Words by Sean Moeller, Illustration by Johnnie Cluney, Recording engineered by Danny Reisch at Good Danny's, Austin, Texas
A song like "Wetdream," is a testament, not just three and a half minutes of id and balls. The Cities Aviv song is meant to portray something of a wilted romance, something of a withered spirit. It's a fling that's run its course - for the calendar determined its length and because people turned strange. It was a seasonal engagement, one of those relationships that was never supposed to happen, but lust and circumstances couldn't stop it from happening, so it did. It happened once, then twice and then again and again until there came that point where everyone came a bit more to their senses when the temperatures started to dull and the leaves began to change colors. As the summer faded into the autumn, and then the winter, the love affair did as well.
Okay, so the love affair that Cities Aviv's Gavin Mays raps about here doesn't fade or cool at all, it just gets annoying. It didn't know when to stop.
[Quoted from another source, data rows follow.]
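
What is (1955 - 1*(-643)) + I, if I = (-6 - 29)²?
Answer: 3823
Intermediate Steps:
I = 1225 (I = (-35)² = 1225)
(1955 - 1*(-643)) + I = (1955 - 1*(-643)) + 1225 = (1955 + 643) + 1225 = 2598 + 1225 = 3823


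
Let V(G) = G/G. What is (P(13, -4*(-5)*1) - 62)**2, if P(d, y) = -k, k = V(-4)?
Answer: 3969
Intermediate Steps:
V(G) = 1
k = 1
P(d, y) = -1 (P(d, y) = -1*1 = -1)
(P(13, -4*(-5)*1) - 62)**2 = (-1 - 62)**2 = (-63)**2 = 3969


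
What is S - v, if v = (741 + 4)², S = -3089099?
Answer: -3644124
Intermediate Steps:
v = 555025 (v = 745² = 555025)
S - v = -3089099 - 1*555025 = -3089099 - 555025 = -3644124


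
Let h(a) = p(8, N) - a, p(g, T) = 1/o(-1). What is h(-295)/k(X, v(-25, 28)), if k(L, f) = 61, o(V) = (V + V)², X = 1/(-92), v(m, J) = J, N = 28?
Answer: 1181/244 ≈ 4.8402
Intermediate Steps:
X = -1/92 ≈ -0.010870
o(V) = 4*V² (o(V) = (2*V)² = 4*V²)
p(g, T) = ¼ (p(g, T) = 1/(4*(-1)²) = 1/(4*1) = 1/4 = ¼)
h(a) = ¼ - a
h(-295)/k(X, v(-25, 28)) = (¼ - 1*(-295))/61 = (¼ + 295)*(1/61) = (1181/4)*(1/61) = 1181/244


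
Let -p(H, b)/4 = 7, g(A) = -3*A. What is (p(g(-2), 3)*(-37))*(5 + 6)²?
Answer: 125356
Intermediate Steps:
p(H, b) = -28 (p(H, b) = -4*7 = -28)
(p(g(-2), 3)*(-37))*(5 + 6)² = (-28*(-37))*(5 + 6)² = 1036*11² = 1036*121 = 125356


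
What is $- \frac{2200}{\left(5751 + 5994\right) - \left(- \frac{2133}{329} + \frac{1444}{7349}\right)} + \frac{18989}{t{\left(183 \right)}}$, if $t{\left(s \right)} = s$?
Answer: $\frac{269275849705777}{2599744480719} \approx 103.58$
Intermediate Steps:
$- \frac{2200}{\left(5751 + 5994\right) - \left(- \frac{2133}{329} + \frac{1444}{7349}\right)} + \frac{18989}{t{\left(183 \right)}} = - \frac{2200}{\left(5751 + 5994\right) - \left(- \frac{2133}{329} + \frac{1444}{7349}\right)} + \frac{18989}{183} = - \frac{2200}{11745 - - \frac{15200341}{2417821}} + 18989 \cdot \frac{1}{183} = - \frac{2200}{11745 + \left(- \frac{1444}{7349} + \frac{2133}{329}\right)} + \frac{18989}{183} = - \frac{2200}{11745 + \frac{15200341}{2417821}} + \frac{18989}{183} = - \frac{2200}{\frac{28412507986}{2417821}} + \frac{18989}{183} = \left(-2200\right) \frac{2417821}{28412507986} + \frac{18989}{183} = - \frac{2659603100}{14206253993} + \frac{18989}{183} = \frac{269275849705777}{2599744480719}$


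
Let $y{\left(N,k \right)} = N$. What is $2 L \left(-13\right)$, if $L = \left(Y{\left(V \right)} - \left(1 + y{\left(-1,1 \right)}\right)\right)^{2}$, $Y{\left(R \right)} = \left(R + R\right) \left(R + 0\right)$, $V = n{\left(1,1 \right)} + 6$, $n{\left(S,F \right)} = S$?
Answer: $-249704$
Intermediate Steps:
$V = 7$ ($V = 1 + 6 = 7$)
$Y{\left(R \right)} = 2 R^{2}$ ($Y{\left(R \right)} = 2 R R = 2 R^{2}$)
$L = 9604$ ($L = \left(2 \cdot 7^{2} - 0\right)^{2} = \left(2 \cdot 49 + \left(-1 + 1\right)\right)^{2} = \left(98 + 0\right)^{2} = 98^{2} = 9604$)
$2 L \left(-13\right) = 2 \cdot 9604 \left(-13\right) = 19208 \left(-13\right) = -249704$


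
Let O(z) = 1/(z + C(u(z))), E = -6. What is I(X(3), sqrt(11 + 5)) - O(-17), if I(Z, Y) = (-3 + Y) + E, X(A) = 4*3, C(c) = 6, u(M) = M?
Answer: -54/11 ≈ -4.9091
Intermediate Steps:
X(A) = 12
I(Z, Y) = -9 + Y (I(Z, Y) = (-3 + Y) - 6 = -9 + Y)
O(z) = 1/(6 + z) (O(z) = 1/(z + 6) = 1/(6 + z))
I(X(3), sqrt(11 + 5)) - O(-17) = (-9 + sqrt(11 + 5)) - 1/(6 - 17) = (-9 + sqrt(16)) - 1/(-11) = (-9 + 4) - 1*(-1/11) = -5 + 1/11 = -54/11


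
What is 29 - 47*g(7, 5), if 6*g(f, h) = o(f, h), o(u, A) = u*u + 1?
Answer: -1088/3 ≈ -362.67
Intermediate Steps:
o(u, A) = 1 + u² (o(u, A) = u² + 1 = 1 + u²)
g(f, h) = ⅙ + f²/6 (g(f, h) = (1 + f²)/6 = ⅙ + f²/6)
29 - 47*g(7, 5) = 29 - 47*(⅙ + (⅙)*7²) = 29 - 47*(⅙ + (⅙)*49) = 29 - 47*(⅙ + 49/6) = 29 - 47*25/3 = 29 - 1175/3 = -1088/3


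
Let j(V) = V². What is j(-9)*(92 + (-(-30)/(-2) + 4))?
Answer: 6561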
It wasn't sure when it was just supposed to leave him the hell alone. It was over. Didn't it realize that? Didn't she get it? There were signs everything - the sighs, the coldness, the short fuses. He raps, "This ain't no beach house/I'll be gone in the morning/Kiss you and peace out…/I just want these messages and calls to go away." This chick is a bloodsucker. This young man out of Memphis is a guy who gets caught up with women like this fairly often. It makes for great, skuzzy, schizophrenic art and theater.